End of the Spectrum: Spectroscopy Plays the Violin



Volume 22
Issue 2

Brian Johnson takes a look at two types of spectroscopy that help unlock the secrets of the famous Stradivarius violins.

Music aficionados have enjoyed the rich, soothing sounds of the violin for centuries, and arguably the most famous violins in history have come from the workshop of Antonio Stradivari. His line of Stradivarius violins have long been sought after by world-class musicians and collectors alike. Due to their limited availability (it is believed only 600 to 700 are still in existence), they command astronomical prices on the auction block. On May 16, 2006, a Stradivarius known as "The Christian Hammer" fetched a record price for a musical instrument at $3,544,000 at Christie's auction house in New York, New York.

Although Stradivari made several types of string instruments during his lifetime, including violas, cellos, mandolins, guitars, and even one harp, it is his violins that are considered superior to all others ever made.
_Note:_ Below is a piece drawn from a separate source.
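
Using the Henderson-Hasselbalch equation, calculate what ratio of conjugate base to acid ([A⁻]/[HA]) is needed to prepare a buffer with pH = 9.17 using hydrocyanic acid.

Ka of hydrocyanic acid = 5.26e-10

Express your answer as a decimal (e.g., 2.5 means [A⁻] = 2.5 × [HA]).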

The main reason is due to their unsurpassed sound quality, for which scientists and researchers have been trying to find the secret for decades. Several theories abound as to how Stradivari made his violins so pitch-perfect, such as that he took the wood to make his instruments from an old cathedral, or that the type of glue he used had a profound impact on the sound. However, in the past, no one has been able to provide a proper explanation for Stradivari quality, and very few have been able to reproduce it in modern string instruments. But Joseph Nagyvary, a biochemist formerly of Texas A&M University, has struck a chord in finding the solution to the Stradivari mystery by using spectroscopy.

An authentic Stradivarius violin rests on display in the Royal Palace, Madrid, Spain.

Over a period of 20 years, Nagyvary was able to collect 80 milligrams of wood from the interior of three Stradivari instruments when they were sent away for repair or restoration. He and his colleagues then took the shavings back to their lab, where they used carbon-13 nuclear magnetic resonance spectroscopy and infrared spectroscopy to study the wood and find out exactly what these precious instruments were made of. What they discovered was that the outstanding sound of the instruments had less to do with the shape and quality of the wood and more to do with the chemical makeup of it. Nagyvary found that the wood used in Stradivari's instruments was dramatically different chemically from wood used in both modern instruments and instruments from the same time period made in England and France. Nagyvary believes that the violin backs were treated with wood preservers such as salts of copper, iron, and chromium, and that these salts were responsible for the eloquent sound. But the salts may also have altered the mechanical and acoustical properties of each instrument. A few years ago, Nagyvary found that treating maple with salt water and grape juice could produce a violin backboard similar to a Stradivarius. Later, he discovered that borax, used by Stradivari to prevent woodworm, had created a change in the wood that had a positive effect on the sound of the violin.

Nagyvary has made several violins by replicating Stradivari's techniques, with excellent results. In 2003, one such violin was tested head-to-head with a Stradivarius. Both violins were played behind a screen to an audience of trained musicians and music lovers. After both violins were played in four different pieces of music, the audience voted on each violin's tone qualities and projection. Surprisingly, Nagyvary's violin came out ahead, slightly outperforming the Stradivarius in each category.